Ilustración de Alfredo Martirena sobre uso de bafles portátiles en áreas públicas.
(Ilustración: Alfredo Martirena)

Lo anterior ha estado ocurriendo desde hace un mes. Domingo tras domingo, a las 8:00 p.m., la Banda ejecuta sus conciertos. Quizá sea la única del país que ha mantenido la tradición que tanto agrada a citadinos y foráneos. También tocan los jueves a la misma hora; aunque ese día de la semana no acontecen las indisciplinas antes relatadas.

Lo que aquí se narra sobrepasa los límites. La muchachada estaba ubicada sobre el césped, justo entre la glorieta y la estatua de Marta Abreu. Ello obligó a que el director de la Banda, bajo su responsabilidad y con toda razón, decidiera suspender la tradicional retreta del último domingo. La competencia entre los bafles ahogaba el sonido de los instrumentos.

«No estamos en contra de que los muchachos utilicen ese tipo de aparato —dice Félix Toriza, director de la BPC—, pero nuestro espacio y momentos hay que respetarlos, más cuando se trata de nuestro himno. Algo tan elemental que se enseña desde el círculo infantil».

En nuestra opinión, la primera responsabilidad es de la familia que permite que los hijos salgan a la calle con esos bafles. Pueden ser mejor utilizados en sus hogares, en fiestas de amigos, mas invadir los espacios públicos resulta inadmisible.

En segundo lugar, las autoridades del orden público que rondan por el parque Leoncio Vidal también deben tomar cartas en el asunto. Están allí para velar por el cumplimiento de la disciplina social; sin embargo, las de esa noche esquivaron el problema.

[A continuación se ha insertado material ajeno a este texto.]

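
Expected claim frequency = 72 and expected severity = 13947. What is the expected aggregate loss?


E[S] = E[N] * E[X]
= 72 * 13947
= 1.0042e+06


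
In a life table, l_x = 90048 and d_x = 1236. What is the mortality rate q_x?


q_x = d_x / l_x
= 1236 / 90048
= 0.0137


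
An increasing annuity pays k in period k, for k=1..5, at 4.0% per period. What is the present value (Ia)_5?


(Ia)_n = sum_{k=1}^{n} k * v^k, v = 1/(1+i)
v = 0.961538
Sum computed term by term:
(Ia)_5 = 13.0065


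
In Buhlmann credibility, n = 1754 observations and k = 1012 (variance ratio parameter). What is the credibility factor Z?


Z = n / (n + k)
= 1754 / (1754 + 1012)
= 1754 / 2766
= 0.6341


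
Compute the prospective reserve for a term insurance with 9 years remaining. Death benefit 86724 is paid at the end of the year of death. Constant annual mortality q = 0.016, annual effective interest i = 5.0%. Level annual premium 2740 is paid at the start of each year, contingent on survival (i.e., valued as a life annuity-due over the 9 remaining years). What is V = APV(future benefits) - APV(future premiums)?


v = 1/(1+i) = 0.952381
APV(future benefits) per unit = sum_{k=0}^{8} k_p_x * q * v^(k+1) = 0.10727
APV(future benefits) = 86724 * 0.10727 = 9302.9224
Life annuity-due factor ä_{x:9} = sum_{k=0}^{8} k_p_x * v^k = 7.039623
APV(future premiums) = 2740 * 7.039623 = 19288.5675
V = 9302.9224 - 19288.5675
= -9985.6451


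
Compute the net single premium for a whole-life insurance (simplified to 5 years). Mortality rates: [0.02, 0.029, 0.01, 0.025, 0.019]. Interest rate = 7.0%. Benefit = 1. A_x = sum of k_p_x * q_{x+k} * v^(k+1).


v = 0.934579
Year 0: k_p_x=1.0, q=0.02, term=0.018692
Year 1: k_p_x=0.98, q=0.029, term=0.024823
Year 2: k_p_x=0.95158, q=0.01, term=0.007768
Year 3: k_p_x=0.942064, q=0.025, term=0.017967
Year 4: k_p_x=0.918513, q=0.019, term=0.012443
A_x = 0.0817


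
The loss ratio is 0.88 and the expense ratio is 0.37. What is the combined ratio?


Combined ratio = loss ratio + expense ratio
= 0.88 + 0.37
= 1.25


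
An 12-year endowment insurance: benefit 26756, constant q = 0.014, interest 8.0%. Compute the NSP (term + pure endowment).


Term component = 2648.7737
Pure endowment = 12_p_x * v^12 * benefit = 0.844351 * 0.397114 * 26756 = 8971.3769
NSP = 11620.1505


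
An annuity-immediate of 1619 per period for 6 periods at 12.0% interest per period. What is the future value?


FV = PMT * ((1+i)^n - 1) / i
= 1619 * ((1.12)^6 - 1) / 0.12
= 1619 * (1.973823 - 1) / 0.12
= 13138.4911


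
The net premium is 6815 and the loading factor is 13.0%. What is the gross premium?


Gross = net * (1 + loading)
= 6815 * (1 + 0.13)
= 6815 * 1.13
= 7700.95


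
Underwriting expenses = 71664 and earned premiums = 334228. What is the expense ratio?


Expense ratio = expenses / premiums
= 71664 / 334228
= 0.2144


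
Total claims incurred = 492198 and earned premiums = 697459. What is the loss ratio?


Loss ratio = claims / premiums
= 492198 / 697459
= 0.7057


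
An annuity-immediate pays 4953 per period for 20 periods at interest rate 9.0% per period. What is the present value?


PV = PMT * (1 - (1+i)^(-n)) / i
= 4953 * (1 - (1+0.09)^(-20)) / 0.09
= 4953 * (1 - 0.178431) / 0.09
= 4953 * 9.128546
= 45213.6867


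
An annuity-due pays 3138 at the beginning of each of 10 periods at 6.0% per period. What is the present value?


PV_due = PMT * (1-(1+i)^(-n))/i * (1+i)
PV_immediate = 23095.9532
PV_due = 23095.9532 * 1.06
= 24481.7104


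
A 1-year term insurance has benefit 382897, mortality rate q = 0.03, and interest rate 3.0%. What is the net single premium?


NSP = benefit * q * v
v = 1/(1+i) = 0.970874
NSP = 382897 * 0.03 * 0.970874
= 11152.3398


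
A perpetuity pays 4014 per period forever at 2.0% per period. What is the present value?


PV = PMT / i
= 4014 / 0.02
= 200700.0


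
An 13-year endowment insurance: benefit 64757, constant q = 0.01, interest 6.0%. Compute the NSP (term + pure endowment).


Term component = 5444.9897
Pure endowment = 13_p_x * v^13 * benefit = 0.877521 * 0.468839 * 64757 = 26642.0723
NSP = 32087.062


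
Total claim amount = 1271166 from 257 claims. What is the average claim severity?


severity = total / number
= 1271166 / 257
= 4946.1712


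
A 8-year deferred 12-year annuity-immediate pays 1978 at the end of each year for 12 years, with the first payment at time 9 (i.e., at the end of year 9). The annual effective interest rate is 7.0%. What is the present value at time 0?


PV at time 8 of the 12-year annuity-immediate:
a_n = 1978 * (1-(1+0.07)^(-12))/0.07 = 15710.6335
Discount back 8 years to time 0:
PV = 15710.6335 * (1+0.07)^(-8)
= 15710.6335 * 0.582009
= 9143.7317


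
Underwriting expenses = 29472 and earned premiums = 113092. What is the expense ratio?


Expense ratio = expenses / premiums
= 29472 / 113092
= 0.2606


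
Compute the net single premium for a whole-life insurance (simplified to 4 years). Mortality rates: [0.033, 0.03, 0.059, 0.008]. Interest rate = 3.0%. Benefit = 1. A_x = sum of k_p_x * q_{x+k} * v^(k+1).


v = 0.970874
Year 0: k_p_x=1.0, q=0.033, term=0.032039
Year 1: k_p_x=0.967, q=0.03, term=0.027345
Year 2: k_p_x=0.93799, q=0.059, term=0.050645
Year 3: k_p_x=0.882649, q=0.008, term=0.006274
A_x = 0.1163


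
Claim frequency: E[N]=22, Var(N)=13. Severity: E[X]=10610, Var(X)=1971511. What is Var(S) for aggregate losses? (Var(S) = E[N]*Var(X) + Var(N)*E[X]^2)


Var(S) = E[N]*Var(X) + Var(N)*E[X]^2
= 22*1971511 + 13*10610^2
= 43373242 + 1463437300
= 1.5068e+09


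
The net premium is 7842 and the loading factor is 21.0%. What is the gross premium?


Gross = net * (1 + loading)
= 7842 * (1 + 0.21)
= 7842 * 1.21
= 9488.82


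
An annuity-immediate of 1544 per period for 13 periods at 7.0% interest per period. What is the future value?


FV = PMT * ((1+i)^n - 1) / i
= 1544 * ((1.07)^13 - 1) / 0.07
= 1544 * (2.409845 - 1) / 0.07
= 31097.1526


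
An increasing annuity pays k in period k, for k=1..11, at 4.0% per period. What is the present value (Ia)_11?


(Ia)_n = sum_{k=1}^{n} k * v^k, v = 1/(1+i)
v = 0.961538
Sum computed term by term:
(Ia)_11 = 49.1376


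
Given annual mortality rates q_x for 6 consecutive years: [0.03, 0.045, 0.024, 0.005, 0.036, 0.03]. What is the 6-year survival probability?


p_k = 1 - q_k for each year
Survival = product of (1 - q_k)
= 0.97 * 0.955 * 0.976 * 0.995 * 0.964 * 0.97
= 0.8412


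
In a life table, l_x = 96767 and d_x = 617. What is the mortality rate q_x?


q_x = d_x / l_x
= 617 / 96767
= 0.0064


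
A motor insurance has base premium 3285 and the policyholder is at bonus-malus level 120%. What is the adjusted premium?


adjusted = base * BM_level / 100
= 3285 * 120 / 100
= 3285 * 1.2
= 3942.0


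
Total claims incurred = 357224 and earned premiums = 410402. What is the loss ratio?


Loss ratio = claims / premiums
= 357224 / 410402
= 0.8704


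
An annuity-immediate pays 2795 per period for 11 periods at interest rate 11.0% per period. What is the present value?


PV = PMT * (1 - (1+i)^(-n)) / i
= 2795 * (1 - (1+0.11)^(-11)) / 0.11
= 2795 * (1 - 0.317283) / 0.11
= 2795 * 6.206515
= 17347.2103


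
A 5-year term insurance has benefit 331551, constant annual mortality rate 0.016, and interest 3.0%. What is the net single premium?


NSP = benefit * sum_{k=0}^{n-1} k_p_x * q * v^(k+1)
With constant q=0.016, v=0.970874
Sum = 0.071035
NSP = 331551 * 0.071035
= 23551.8482


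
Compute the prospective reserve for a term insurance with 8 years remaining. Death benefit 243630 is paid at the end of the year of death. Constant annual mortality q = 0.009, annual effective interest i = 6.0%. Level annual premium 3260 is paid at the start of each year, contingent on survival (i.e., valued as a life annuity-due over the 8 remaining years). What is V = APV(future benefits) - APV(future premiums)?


v = 1/(1+i) = 0.943396
APV(future benefits) per unit = sum_{k=0}^{7} k_p_x * q * v^(k+1) = 0.054308
APV(future benefits) = 243630 * 0.054308 = 13231.1325
Life annuity-due factor ä_{x:8} = sum_{k=0}^{7} k_p_x * v^k = 6.396312
APV(future premiums) = 3260 * 6.396312 = 20851.9756
V = 13231.1325 - 20851.9756
= -7620.8431


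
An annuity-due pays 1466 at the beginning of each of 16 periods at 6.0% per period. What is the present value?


PV_due = PMT * (1-(1+i)^(-n))/i * (1+i)
PV_immediate = 14815.2425
PV_due = 14815.2425 * 1.06
= 15704.157


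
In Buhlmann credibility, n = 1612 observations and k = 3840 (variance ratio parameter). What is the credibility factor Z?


Z = n / (n + k)
= 1612 / (1612 + 3840)
= 1612 / 5452
= 0.2957


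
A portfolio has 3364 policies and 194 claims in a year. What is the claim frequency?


frequency = claims / policies
= 194 / 3364
= 0.0577


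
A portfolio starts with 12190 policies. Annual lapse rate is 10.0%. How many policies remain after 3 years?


remaining = initial * (1 - lapse)^years
= 12190 * (1 - 0.1)^3
= 12190 * 0.729
= 8886.51


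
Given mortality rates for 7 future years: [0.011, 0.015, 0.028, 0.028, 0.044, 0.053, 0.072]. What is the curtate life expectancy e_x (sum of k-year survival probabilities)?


e_x = sum_{k=1}^{n} k_p_x
k_p_x values:
  1_p_x = 0.989
  2_p_x = 0.974165
  3_p_x = 0.946888
  4_p_x = 0.920376
  5_p_x = 0.879879
  6_p_x = 0.833245
  7_p_x = 0.773252
e_x = 6.3168


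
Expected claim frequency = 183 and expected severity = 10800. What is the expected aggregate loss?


E[S] = E[N] * E[X]
= 183 * 10800
= 1.9764e+06


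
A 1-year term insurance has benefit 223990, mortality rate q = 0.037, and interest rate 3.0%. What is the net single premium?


NSP = benefit * q * v
v = 1/(1+i) = 0.970874
NSP = 223990 * 0.037 * 0.970874
= 8046.2427


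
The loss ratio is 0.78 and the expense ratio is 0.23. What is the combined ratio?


Combined ratio = loss ratio + expense ratio
= 0.78 + 0.23
= 1.01


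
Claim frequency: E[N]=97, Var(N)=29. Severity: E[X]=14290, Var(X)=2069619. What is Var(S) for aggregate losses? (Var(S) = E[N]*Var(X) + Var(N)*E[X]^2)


Var(S) = E[N]*Var(X) + Var(N)*E[X]^2
= 97*2069619 + 29*14290^2
= 200753043 + 5921918900
= 6.1227e+09


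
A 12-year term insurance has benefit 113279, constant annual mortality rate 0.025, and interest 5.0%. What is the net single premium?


NSP = benefit * sum_{k=0}^{n-1} k_p_x * q * v^(k+1)
With constant q=0.025, v=0.952381
Sum = 0.196352
NSP = 113279 * 0.196352
= 22242.5169


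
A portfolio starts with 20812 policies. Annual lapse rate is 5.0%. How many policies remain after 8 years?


remaining = initial * (1 - lapse)^years
= 20812 * (1 - 0.05)^8
= 20812 * 0.66342
= 13807.106


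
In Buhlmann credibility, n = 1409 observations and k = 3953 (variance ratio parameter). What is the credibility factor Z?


Z = n / (n + k)
= 1409 / (1409 + 3953)
= 1409 / 5362
= 0.2628


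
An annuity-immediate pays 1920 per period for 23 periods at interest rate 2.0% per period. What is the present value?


PV = PMT * (1 - (1+i)^(-n)) / i
= 1920 * (1 - (1+0.02)^(-23)) / 0.02
= 1920 * (1 - 0.634156) / 0.02
= 1920 * 18.292204
= 35121.0319


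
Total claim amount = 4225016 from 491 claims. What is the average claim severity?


severity = total / number
= 4225016 / 491
= 8604.9206


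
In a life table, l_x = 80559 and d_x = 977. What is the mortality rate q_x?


q_x = d_x / l_x
= 977 / 80559
= 0.0121


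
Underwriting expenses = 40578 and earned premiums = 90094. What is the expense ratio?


Expense ratio = expenses / premiums
= 40578 / 90094
= 0.4504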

Al indagar en el departamento de control de ruido del Citma, los especialistas nos informan no haber realizado mediciones de las potencias auditivas de tales bafles. No obstante, advierten que no deben exceder los decibeles permisibles. Y creo que si son capaces de interferir un concierto de la Banda, la potencia de estas cajas acústicas portátiles ha de ser bien alta.

Sería recomendable que los expertos se inmiscuyan también en el asunto, pues existen leyes, normas y decretos que prohíben invadir los espacios colectivos con niveles altos de volumen. Para los violadores de dichas restricciones se emiten sanciones y multas.

Y si la música «intrusa» fuera melodiosa y refinada, otro gallo cantaría, pero se trata de reguetón y trap, cuyas letras dejan mucho que desear, ni cantos ni gallos, más bien rugidos y leones. Inadmisible, pues, que se imponga a una actividad programada ni a un repertorio de kilates como es el de la BPC, la cual está celebrando sus 115 años de fundada.

Si cada cual actuara como le corresponde, esas indisciplinas sociales no tuvieran lugar. Nadie tiene el derecho de violar reglas comunes ni de irrespetar el buen gusto.